Jakarta – Ekonom dan Pakar Kebijakan Publik Universitas Pembangunan Nasional Veteran Jakarta Achmad Nur Hidayat, menyoroti terkait demo Pati yang berawal dari kebijakan Pemerintah Kabupaten Pati yang menaikkan tarif Pajak Bumi dan Bangunan perdesaan dan perkotaan (PBB-P2) hingga 250 persen.
Menurut Achmad, kisruh pajak daerah tak boleh dijawab dengan arogansi kebijakan. Solusinya adalah “renegosiasi kontrak sosial.
“Pemerintah daerah wajib duduk bersama warga, jelaskan kebutuhan fiskal, dan pastikan pajak kembali dalam bentuk layanan publik yang nyata bukan sekadar tagihan,” ujar Achmad dikutip dari keterangannya, Kamis (14/8/2025).
Achmad menilai rencana PBB Pati naik 250% memantik protes besar. Pesannya jelas, yakni ketika pungutan melonjak tanpa janji layanan yang mumpuni, kepercayaan publik retak.

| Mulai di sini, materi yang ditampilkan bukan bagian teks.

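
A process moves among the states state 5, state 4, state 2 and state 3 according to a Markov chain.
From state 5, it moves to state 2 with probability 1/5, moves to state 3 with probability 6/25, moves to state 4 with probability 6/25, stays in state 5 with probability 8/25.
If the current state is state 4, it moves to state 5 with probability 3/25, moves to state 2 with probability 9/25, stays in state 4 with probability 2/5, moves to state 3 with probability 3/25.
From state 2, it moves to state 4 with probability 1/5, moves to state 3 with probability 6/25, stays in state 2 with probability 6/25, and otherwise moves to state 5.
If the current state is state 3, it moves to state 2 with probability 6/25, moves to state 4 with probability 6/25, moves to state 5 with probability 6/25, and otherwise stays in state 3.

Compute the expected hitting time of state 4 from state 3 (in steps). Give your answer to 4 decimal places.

4.3318

Let t(s) be the expected number of steps to first reach state 4 from state s, with t(state 4) = 0. Conditioning on the first step:
t(state 5) = 1 + 0.32·t(state 5) + 0.2·t(state 2) + 0.24·t(state 3)
t(state 2) = 1 + 0.32·t(state 5) + 0.24·t(state 2) + 0.24·t(state 3)
t(state 3) = 1 + 0.24·t(state 5) + 0.24·t(state 2) + 0.28·t(state 3)
Solving: t(state 5) = 4.3243, t(state 2) = 4.5045, t(state 3) = 4.3318.
Expected steps from state 3 to state 4: 4.3318.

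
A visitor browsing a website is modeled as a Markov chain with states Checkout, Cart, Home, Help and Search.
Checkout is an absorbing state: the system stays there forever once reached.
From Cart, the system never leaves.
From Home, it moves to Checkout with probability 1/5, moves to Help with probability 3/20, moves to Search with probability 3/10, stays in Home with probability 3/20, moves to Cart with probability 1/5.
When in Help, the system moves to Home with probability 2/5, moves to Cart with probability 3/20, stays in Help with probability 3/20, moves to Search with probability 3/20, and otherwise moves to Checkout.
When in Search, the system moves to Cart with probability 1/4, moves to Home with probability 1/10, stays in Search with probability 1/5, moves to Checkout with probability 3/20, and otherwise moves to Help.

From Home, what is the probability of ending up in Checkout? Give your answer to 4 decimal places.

0.4676

Let h(s) be the probability of absorption at Checkout starting from transient state s. Then h(Checkout) = 1 and h(Cart) = 0. By first-step analysis:
h(Home) = 0.2·1 + 0.2·0 + 0.15·h(Home) + 0.15·h(Help) + 0.3·h(Search)
h(Help) = 0.15·1 + 0.15·0 + 0.4·h(Home) + 0.15·h(Help) + 0.15·h(Search)
h(Search) = 0.15·1 + 0.25·0 + 0.1·h(Home) + 0.3·h(Help) + 0.2·h(Search)
Solving: h(Home) = 0.4676, h(Help) = 0.4711, h(Search) = 0.4226.
Starting from Home, the probability is 0.4676.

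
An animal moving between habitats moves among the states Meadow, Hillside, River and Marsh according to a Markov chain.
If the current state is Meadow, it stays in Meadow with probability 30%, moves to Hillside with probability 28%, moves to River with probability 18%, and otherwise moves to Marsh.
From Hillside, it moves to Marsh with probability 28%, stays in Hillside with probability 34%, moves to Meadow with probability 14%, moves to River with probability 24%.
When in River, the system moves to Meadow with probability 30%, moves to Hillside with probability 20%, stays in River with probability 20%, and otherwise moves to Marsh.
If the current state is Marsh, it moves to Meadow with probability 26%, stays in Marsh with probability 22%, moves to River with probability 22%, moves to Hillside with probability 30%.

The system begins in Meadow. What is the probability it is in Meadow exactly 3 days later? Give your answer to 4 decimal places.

0.2438

Propagate the distribution vector 3 days from Meadow.
After 0 days: (1.0000, 0.0000, 0.0000, 0.0000)
After 1 day: (0.3000, 0.2800, 0.1800, 0.2400)
After 2 days: (0.2456, 0.2872, 0.2100, 0.2572)
After 3 days: (0.2438, 0.2856, 0.2117, 0.2589)
P(in Meadow after 3 days) = 0.2438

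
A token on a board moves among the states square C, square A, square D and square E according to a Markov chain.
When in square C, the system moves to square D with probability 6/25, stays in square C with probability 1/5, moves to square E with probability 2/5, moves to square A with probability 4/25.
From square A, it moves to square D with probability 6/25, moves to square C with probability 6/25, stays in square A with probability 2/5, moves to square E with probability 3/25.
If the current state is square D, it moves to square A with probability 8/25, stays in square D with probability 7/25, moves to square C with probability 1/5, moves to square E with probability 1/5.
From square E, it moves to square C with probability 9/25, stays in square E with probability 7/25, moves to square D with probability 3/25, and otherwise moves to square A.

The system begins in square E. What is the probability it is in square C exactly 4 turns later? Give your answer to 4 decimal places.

0.2515

Propagate the distribution vector 4 turns from square E.
After 0 turns: (0.0000, 0.0000, 0.0000, 1.0000)
After 1 turn: (0.3600, 0.2400, 0.1200, 0.2800)
After 2 turns: (0.2544, 0.2592, 0.2112, 0.2752)
After 3 turns: (0.2544, 0.2780, 0.2154, 0.2522)
After 4 turns: (0.2515, 0.2814, 0.2184, 0.2488)
P(in square C after 4 turns) = 0.2515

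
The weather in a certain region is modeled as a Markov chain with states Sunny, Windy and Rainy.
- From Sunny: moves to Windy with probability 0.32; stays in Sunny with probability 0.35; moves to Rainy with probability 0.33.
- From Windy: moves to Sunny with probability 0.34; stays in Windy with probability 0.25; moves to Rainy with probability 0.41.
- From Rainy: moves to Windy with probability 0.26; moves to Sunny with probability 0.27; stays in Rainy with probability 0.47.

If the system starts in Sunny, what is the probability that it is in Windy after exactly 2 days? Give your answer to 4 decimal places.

Sum over the intermediate state after 1 day:
P = P(Sunny→Sunny)·P(Sunny→Windy) + P(Sunny→Windy)·P(Windy→Windy) + P(Sunny→Rainy)·P(Rainy→Windy)
  = 0.35×0.32 + 0.32×0.25 + 0.33×0.26
  = 0.1120 + 0.0800 + 0.0858 = 0.2778

0.2778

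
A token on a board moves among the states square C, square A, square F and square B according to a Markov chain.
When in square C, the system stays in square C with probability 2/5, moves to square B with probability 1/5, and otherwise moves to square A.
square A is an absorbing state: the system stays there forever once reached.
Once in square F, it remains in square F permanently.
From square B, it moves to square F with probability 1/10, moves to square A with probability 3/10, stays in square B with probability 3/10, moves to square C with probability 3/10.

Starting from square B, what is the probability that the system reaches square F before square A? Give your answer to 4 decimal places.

Let h(s) be the probability of absorption at square F starting from transient state s. Then h(square F) = 1 and h(square A) = 0. By first-step analysis:
h(square C) = 0.4·h(square C) + 0.4·0 + 0.2·h(square B)
h(square B) = 0.3·h(square C) + 0.3·0 + 0.1·1 + 0.3·h(square B)
Solving: h(square C) = 0.0556, h(square B) = 0.1667.
Starting from square B, the probability is 0.1667.

0.1667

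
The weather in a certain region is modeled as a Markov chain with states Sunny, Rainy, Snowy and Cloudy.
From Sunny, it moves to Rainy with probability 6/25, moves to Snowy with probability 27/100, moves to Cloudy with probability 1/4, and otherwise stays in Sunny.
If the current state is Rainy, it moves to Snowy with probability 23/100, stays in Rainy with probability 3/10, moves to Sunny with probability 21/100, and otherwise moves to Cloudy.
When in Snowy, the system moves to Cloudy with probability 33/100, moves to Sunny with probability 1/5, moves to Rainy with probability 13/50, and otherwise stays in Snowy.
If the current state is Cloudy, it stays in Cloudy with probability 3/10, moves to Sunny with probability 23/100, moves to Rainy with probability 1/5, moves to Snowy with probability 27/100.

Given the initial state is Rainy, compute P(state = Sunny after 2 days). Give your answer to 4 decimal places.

Propagate the distribution vector 2 days from Rainy.
After 0 days: (0.0000, 1.0000, 0.0000, 0.0000)
After 1 day: (0.2100, 0.3000, 0.2300, 0.2600)
After 2 days: (0.2192, 0.2522, 0.2442, 0.2844)
P(in Sunny after 2 days) = 0.2192

0.2192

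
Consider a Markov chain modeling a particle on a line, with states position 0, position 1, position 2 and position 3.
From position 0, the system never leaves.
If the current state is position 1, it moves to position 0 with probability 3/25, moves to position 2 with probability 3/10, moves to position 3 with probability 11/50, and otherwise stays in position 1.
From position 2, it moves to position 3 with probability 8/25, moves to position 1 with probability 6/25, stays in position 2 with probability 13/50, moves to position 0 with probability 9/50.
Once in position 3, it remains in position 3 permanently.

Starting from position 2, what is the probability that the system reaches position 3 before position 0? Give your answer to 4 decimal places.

Let h(s) be the probability of absorption at position 3 starting from transient state s. Then h(position 3) = 1 and h(position 0) = 0. By first-step analysis:
h(position 1) = 0.12·0 + 0.36·h(position 1) + 0.3·h(position 2) + 0.22·1
h(position 2) = 0.18·0 + 0.24·h(position 1) + 0.26·h(position 2) + 0.32·1
Solving: h(position 1) = 0.6444, h(position 2) = 0.6414.
Starting from position 2, the probability is 0.6414.

0.6414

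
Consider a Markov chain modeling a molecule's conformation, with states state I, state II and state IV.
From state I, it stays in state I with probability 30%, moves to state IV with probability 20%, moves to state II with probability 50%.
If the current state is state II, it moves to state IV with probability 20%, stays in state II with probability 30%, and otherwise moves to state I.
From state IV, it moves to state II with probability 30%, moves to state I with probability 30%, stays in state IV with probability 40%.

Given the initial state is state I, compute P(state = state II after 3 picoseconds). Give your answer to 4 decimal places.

0.3800

Propagate the distribution vector 3 picoseconds from state I.
After 0 picoseconds: (1.0000, 0.0000, 0.0000)
After 1 picosecond: (0.3000, 0.5000, 0.2000)
After 2 picoseconds: (0.4000, 0.3600, 0.2400)
After 3 picoseconds: (0.3720, 0.3800, 0.2480)
P(in state II after 3 picoseconds) = 0.3800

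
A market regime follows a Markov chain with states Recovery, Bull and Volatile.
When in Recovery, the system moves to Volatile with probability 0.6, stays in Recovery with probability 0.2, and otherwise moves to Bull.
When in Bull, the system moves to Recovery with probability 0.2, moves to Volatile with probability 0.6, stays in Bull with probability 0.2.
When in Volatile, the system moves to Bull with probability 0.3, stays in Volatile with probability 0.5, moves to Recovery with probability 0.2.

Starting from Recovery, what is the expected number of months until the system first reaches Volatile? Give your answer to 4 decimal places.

Let t(s) be the expected number of months to first reach Volatile from state s, with t(Volatile) = 0. Conditioning on the first month:
t(Recovery) = 1 + 0.2·t(Recovery) + 0.2·t(Bull)
t(Bull) = 1 + 0.2·t(Recovery) + 0.2·t(Bull)
Solving: t(Recovery) = 1.6667, t(Bull) = 1.6667.
Expected months from Recovery to Volatile: 1.6667.

1.6667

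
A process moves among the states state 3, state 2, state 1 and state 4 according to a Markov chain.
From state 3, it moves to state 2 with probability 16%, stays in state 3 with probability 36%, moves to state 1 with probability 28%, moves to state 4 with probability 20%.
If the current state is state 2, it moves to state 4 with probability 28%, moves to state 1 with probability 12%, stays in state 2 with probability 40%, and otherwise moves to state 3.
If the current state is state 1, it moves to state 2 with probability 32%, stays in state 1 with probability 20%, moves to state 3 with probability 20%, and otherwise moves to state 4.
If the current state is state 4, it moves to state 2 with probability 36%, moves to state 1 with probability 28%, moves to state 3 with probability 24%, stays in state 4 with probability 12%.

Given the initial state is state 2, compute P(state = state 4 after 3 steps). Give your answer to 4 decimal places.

0.2255

Propagate the distribution vector 3 steps from state 2.
After 0 steps: (0.0000, 1.0000, 0.0000, 0.0000)
After 1 step: (0.2000, 0.4000, 0.1200, 0.2800)
After 2 steps: (0.2432, 0.3312, 0.2064, 0.2192)
After 3 steps: (0.2477, 0.3164, 0.2105, 0.2255)
P(in state 4 after 3 steps) = 0.2255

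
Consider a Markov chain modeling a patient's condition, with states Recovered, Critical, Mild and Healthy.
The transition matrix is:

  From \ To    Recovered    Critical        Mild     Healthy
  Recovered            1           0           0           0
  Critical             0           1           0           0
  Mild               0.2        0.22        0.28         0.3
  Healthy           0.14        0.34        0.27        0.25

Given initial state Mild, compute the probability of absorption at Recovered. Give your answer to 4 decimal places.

Let h(s) be the probability of absorption at Recovered starting from transient state s. Then h(Recovered) = 1 and h(Critical) = 0. By first-step analysis:
h(Mild) = 0.2·1 + 0.22·0 + 0.28·h(Mild) + 0.3·h(Healthy)
h(Healthy) = 0.14·1 + 0.34·0 + 0.27·h(Mild) + 0.25·h(Healthy)
Solving: h(Mild) = 0.4183, h(Healthy) = 0.3373.
Starting from Mild, the probability is 0.4183.

0.4183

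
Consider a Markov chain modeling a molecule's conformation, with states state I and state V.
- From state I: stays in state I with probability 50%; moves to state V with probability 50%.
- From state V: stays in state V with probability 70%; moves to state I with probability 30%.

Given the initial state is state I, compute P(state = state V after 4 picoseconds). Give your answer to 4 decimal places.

Propagate the distribution vector 4 picoseconds from state I.
After 0 picoseconds: (1.0000, 0.0000)
After 1 picosecond: (0.5000, 0.5000)
After 2 picoseconds: (0.4000, 0.6000)
After 3 picoseconds: (0.3800, 0.6200)
After 4 picoseconds: (0.3760, 0.6240)
P(in state V after 4 picoseconds) = 0.6240

0.6240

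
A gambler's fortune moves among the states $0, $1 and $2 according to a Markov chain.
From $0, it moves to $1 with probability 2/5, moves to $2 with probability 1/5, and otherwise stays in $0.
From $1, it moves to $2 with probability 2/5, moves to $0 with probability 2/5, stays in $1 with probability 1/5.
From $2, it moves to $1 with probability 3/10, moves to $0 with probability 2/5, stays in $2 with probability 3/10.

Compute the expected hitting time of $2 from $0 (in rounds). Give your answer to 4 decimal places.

Let t(s) be the expected number of rounds to first reach $2 from state s, with t($2) = 0. Conditioning on the first round:
t($0) = 1 + 0.4·t($0) + 0.4·t($1)
t($1) = 1 + 0.4·t($0) + 0.2·t($1)
Solving: t($0) = 3.7500, t($1) = 3.1250.
Expected rounds from $0 to $2: 3.7500.

3.7500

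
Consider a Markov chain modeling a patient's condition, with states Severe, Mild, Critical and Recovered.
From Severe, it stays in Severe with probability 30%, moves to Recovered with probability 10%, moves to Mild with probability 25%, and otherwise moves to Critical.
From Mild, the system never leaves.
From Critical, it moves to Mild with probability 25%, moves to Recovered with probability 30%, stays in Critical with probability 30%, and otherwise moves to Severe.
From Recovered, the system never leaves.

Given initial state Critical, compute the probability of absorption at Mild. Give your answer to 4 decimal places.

0.4857

Let h(s) be the probability of absorption at Mild starting from transient state s. Then h(Mild) = 1 and h(Recovered) = 0. By first-step analysis:
h(Severe) = 0.3·h(Severe) + 0.25·1 + 0.35·h(Critical) + 0.1·0
h(Critical) = 0.15·h(Severe) + 0.25·1 + 0.3·h(Critical) + 0.3·0
Solving: h(Severe) = 0.6000, h(Critical) = 0.4857.
Starting from Critical, the probability is 0.4857.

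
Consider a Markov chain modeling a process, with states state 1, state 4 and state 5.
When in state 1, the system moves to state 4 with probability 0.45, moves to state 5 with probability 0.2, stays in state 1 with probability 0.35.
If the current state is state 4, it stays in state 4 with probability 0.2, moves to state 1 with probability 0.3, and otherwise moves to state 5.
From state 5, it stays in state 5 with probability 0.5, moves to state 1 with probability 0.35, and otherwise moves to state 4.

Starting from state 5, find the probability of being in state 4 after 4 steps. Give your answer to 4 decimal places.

0.2644

Propagate the distribution vector 4 steps from state 5.
After 0 steps: (0.0000, 0.0000, 1.0000)
After 1 step: (0.3500, 0.1500, 0.5000)
After 2 steps: (0.3425, 0.2625, 0.3950)
After 3 steps: (0.3369, 0.2659, 0.3973)
After 4 steps: (0.3367, 0.2644, 0.3989)
P(in state 4 after 4 steps) = 0.2644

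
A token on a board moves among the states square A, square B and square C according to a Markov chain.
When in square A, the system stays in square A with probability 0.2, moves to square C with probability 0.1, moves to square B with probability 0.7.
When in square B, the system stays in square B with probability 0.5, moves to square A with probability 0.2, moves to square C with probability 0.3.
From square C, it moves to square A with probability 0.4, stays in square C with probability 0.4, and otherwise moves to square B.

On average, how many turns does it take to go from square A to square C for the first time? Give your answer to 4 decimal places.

4.6154

Let t(s) be the expected number of turns to first reach square C from state s, with t(square C) = 0. Conditioning on the first turn:
t(square A) = 1 + 0.2·t(square A) + 0.7·t(square B)
t(square B) = 1 + 0.2·t(square A) + 0.5·t(square B)
Solving: t(square A) = 4.6154, t(square B) = 3.8462.
Expected turns from square A to square C: 4.6154.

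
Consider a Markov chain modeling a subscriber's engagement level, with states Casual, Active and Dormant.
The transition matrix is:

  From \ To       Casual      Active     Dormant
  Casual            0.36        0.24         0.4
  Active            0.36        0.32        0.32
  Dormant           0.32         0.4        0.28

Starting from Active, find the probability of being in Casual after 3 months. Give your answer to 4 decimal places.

Propagate the distribution vector 3 months from Active.
After 0 months: (0.0000, 1.0000, 0.0000)
After 1 month: (0.3600, 0.3200, 0.3200)
After 2 months: (0.3472, 0.3168, 0.3360)
After 3 months: (0.3466, 0.3191, 0.3343)
P(in Casual after 3 months) = 0.3466

0.3466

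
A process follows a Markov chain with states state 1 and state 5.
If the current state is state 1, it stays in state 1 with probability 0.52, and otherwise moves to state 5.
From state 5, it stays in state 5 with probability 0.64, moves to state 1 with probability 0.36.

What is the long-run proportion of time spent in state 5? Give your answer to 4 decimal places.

0.5714

Let the stationary distribution be π with π = πP and π_1 + π_2 = 1.
π_1 = 0.52·π_1 + 0.36·π_2
Solving with the normalization constraint gives π = (0.4286, 0.5714).
So the stationary probability of state 5 is 0.5714.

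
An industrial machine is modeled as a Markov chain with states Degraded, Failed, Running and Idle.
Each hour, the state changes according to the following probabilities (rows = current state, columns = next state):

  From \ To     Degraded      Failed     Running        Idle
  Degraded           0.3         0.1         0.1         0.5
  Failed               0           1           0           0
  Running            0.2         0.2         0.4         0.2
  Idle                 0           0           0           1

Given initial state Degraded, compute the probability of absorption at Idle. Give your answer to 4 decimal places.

0.8000

Let h(s) be the probability of absorption at Idle starting from transient state s. Then h(Idle) = 1 and h(Failed) = 0. By first-step analysis:
h(Degraded) = 0.3·h(Degraded) + 0.1·0 + 0.1·h(Running) + 0.5·1
h(Running) = 0.2·h(Degraded) + 0.2·0 + 0.4·h(Running) + 0.2·1
Solving: h(Degraded) = 0.8000, h(Running) = 0.6000.
Starting from Degraded, the probability is 0.8000.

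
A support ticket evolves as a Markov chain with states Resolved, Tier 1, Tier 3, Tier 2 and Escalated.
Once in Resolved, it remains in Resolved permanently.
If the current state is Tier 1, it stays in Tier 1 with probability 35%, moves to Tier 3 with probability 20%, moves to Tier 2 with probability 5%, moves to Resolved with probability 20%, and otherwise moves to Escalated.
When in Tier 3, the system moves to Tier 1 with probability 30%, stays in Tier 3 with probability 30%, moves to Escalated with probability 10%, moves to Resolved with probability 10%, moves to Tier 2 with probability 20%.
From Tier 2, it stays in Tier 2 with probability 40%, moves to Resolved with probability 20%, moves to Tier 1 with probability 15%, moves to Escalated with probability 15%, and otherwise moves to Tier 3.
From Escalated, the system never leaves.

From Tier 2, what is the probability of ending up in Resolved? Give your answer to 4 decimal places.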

Karena itu, kepemimpinan yang peka dan melayani harus didahulukan bukan menantang warga, melainkan mengajak dialog, mengkaji ulang tarif, dan memberi peta jalan perbaikan layanan,” ujarnya.
Rekomendasi dari Ekonom
Ia pun merekomendasikan beberapa hal terkait kisruh yang disebabkan rencana kenaikan pajak bumi bangunanhingga 250%. Pertama, ia menyarankan agar dihentikan dulu kebijakan yang memberatkan moratorium penyesuaian tarif ekstrem.
Kedua, menggelar forum dengar pendapat yang nyata dengan mengampaikan transparansi detail APBD, prioritas belanja, dan standar layanan minimum yang dijanjikan.
Jika perlu, audit kebijakan pajak dan evaluasi kinerja layanan agar publik melihat “nilai” dari setiap rupiah pajak,” ujarnya.
Namun, intinya pajak merupakan kontrak kepercayaan. Kenaikan boleh dibahas, asal layanan publik naik kualitasnya lebih dulu. Dengan begitu, warga merasa dihargai, pemerintah tetap kredibel, dan konflik sosial bisa dihindari.